International Solidarity for Colombia's oil workers
In 2016 UK and US unions, Unite, Unison and United Steelworkers, started an international solidarity project with USO, Colombias' oil union. This video describes the project and the importance of international solidarity in Colombia.
The Colombian oil and energy sector union USO (Unión Sindical Obrera) was founded in 1923 and is Colombia’s oldest union. USO represents approximately 15,000 members and has been at the forefront of struggles for workers’ rights, the public management of Colombia’s natural resources, and social justice for 93 years. Since its creation it has been subjected to constant persecution by the government and paramilitary organisation, and has suffered from one of the highest rates of violent deaths in Colombian unions, with more than 120 of its leaders assassinated.
As one of the country’s largest unions, with a strong presence in one of Colombia’s most important economic sectors, USO wields significant political influence and bargaining power, and has signed collective bargaining agreements with important achievements in relation to wages, education, healthcare, food, recreation and culture. USO has Sub-Directorates in ten of Colombia’s 32 departments, and 18 municipalities, where oil exploration and extraction take place. The union is strongly opposed to the privatisation of Colombia’s largest national oil company, Ecopetrol, a key player in the national economy (providing more than $70 billion USD in revenue for the national government from 2006 to 2015).
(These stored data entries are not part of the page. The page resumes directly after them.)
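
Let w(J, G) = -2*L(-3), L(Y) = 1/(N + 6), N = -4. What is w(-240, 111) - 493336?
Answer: -493337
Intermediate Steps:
L(Y) = ½ (L(Y) = 1/(-4 + 6) = 1/2 = ½)
w(J, G) = -1 (w(J, G) = -2*½ = -1)
w(-240, 111) - 493336 = -1 - 493336 = -493337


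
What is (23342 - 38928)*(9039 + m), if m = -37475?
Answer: 443203496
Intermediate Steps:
(23342 - 38928)*(9039 + m) = (23342 - 38928)*(9039 - 37475) = -15586*(-28436) = 443203496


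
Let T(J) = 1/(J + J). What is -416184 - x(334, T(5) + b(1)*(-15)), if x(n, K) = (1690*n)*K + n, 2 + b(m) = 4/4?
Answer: -8939864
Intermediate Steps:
b(m) = -1 (b(m) = -2 + 4/4 = -2 + 4*(1/4) = -2 + 1 = -1)
T(J) = 1/(2*J)
x(n, K) = n + 1690*K*n (x(n, K) = 1690*K*n + n = n + 1690*K*n)
-416184 - x(334, T(5) + b(1)*(-15)) = -416184 - 334*(1 + 1690*((1/2)/5 - 1*(-15))) = -416184 - 334*(1 + 1690*((1/2)*(1/5) + 15)) = -416184 - 334*(1 + 1690*(1/10 + 15)) = -416184 - 334*(1 + 1690*(151/10)) = -416184 - 334*(1 + 25519) = -416184 - 334*25520 = -416184 - 1*8523680 = -416184 - 8523680 = -8939864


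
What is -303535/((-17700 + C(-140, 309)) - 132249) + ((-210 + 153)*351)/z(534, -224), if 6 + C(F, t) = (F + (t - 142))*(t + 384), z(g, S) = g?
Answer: -410618503/11680716 ≈ -35.154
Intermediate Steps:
C(F, t) = -6 + (384 + t)*(-142 + F + t) (C(F, t) = -6 + (F + (t - 142))*(t + 384) = -6 + (F + (-142 + t))*(384 + t) = -6 + (-142 + F + t)*(384 + t) = -6 + (384 + t)*(-142 + F + t))
-303535/((-17700 + C(-140, 309)) - 132249) + ((-210 + 153)*351)/z(534, -224) = -303535/((-17700 + (-54534 + 309² + 242*309 + 384*(-140) - 140*309)) - 132249) + ((-210 + 153)*351)/534 = -303535/((-17700 + (-54534 + 95481 + 74778 - 53760 - 43260)) - 132249) - 57*351*(1/534) = -303535/((-17700 + 18705) - 132249) - 20007*1/534 = -303535/(1005 - 132249) - 6669/178 = -303535/(-131244) - 6669/178 = -303535*(-1/131244) - 6669/178 = 303535/131244 - 6669/178 = -410618503/11680716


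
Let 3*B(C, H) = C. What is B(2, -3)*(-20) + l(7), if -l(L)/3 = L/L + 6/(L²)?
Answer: -2455/147 ≈ -16.701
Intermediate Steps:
B(C, H) = C/3
l(L) = -3 - 18/L² (l(L) = -3*(L/L + 6/(L²)) = -3*(1 + 6/L²) = -3 - 18/L²)
B(2, -3)*(-20) + l(7) = ((⅓)*2)*(-20) + (-3 - 18/7²) = (⅔)*(-20) + (-3 - 18*1/49) = -40/3 + (-3 - 18/49) = -40/3 - 165/49 = -2455/147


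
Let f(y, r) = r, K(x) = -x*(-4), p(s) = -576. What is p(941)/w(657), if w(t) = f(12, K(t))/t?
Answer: -144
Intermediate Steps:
K(x) = 4*x (K(x) = -(-4)*x = 4*x)
w(t) = 4 (w(t) = (4*t)/t = 4)
p(941)/w(657) = -576/4 = -576*¼ = -144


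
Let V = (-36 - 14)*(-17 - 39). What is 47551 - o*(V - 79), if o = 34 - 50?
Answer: 91087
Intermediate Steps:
o = -16
V = 2800 (V = -50*(-56) = 2800)
47551 - o*(V - 79) = 47551 - (-16)*(2800 - 79) = 47551 - (-16)*2721 = 47551 - 1*(-43536) = 47551 + 43536 = 91087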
The Meta Sub-Directorate is of growing importance due to the region’s booming oil industry, which now provides 50% of the country’s oil. Puerto Gaitan, Meta is where USO has focused its work in the framework of the project with JFC, UNISON, UNITE, and USW. This town was the stage for the oil industry’s largest labour conflict in the past decade, staged by subcontracted employees at Canadian multinational Pacific E&P, which had (until 2016) overseen the operation of the Rubiales concession, Colombia’s largest oil field. A strike took place in 2011, in which some 7,000 workers participated. In retaliation, the company fired 3,000 employees and broke the strike by launching and signing an agreement with company union UTEN, behind USO’s back. Although USO never achieved union recognition, and was forced to withdraw from Puerto Gaitan due to death threats and violence (one USO leader was murdered many several others beaten and tortured), labour conditions were transformed by the 2011 mobilisations; wages almost doubled, while food and accommodations drastically improved.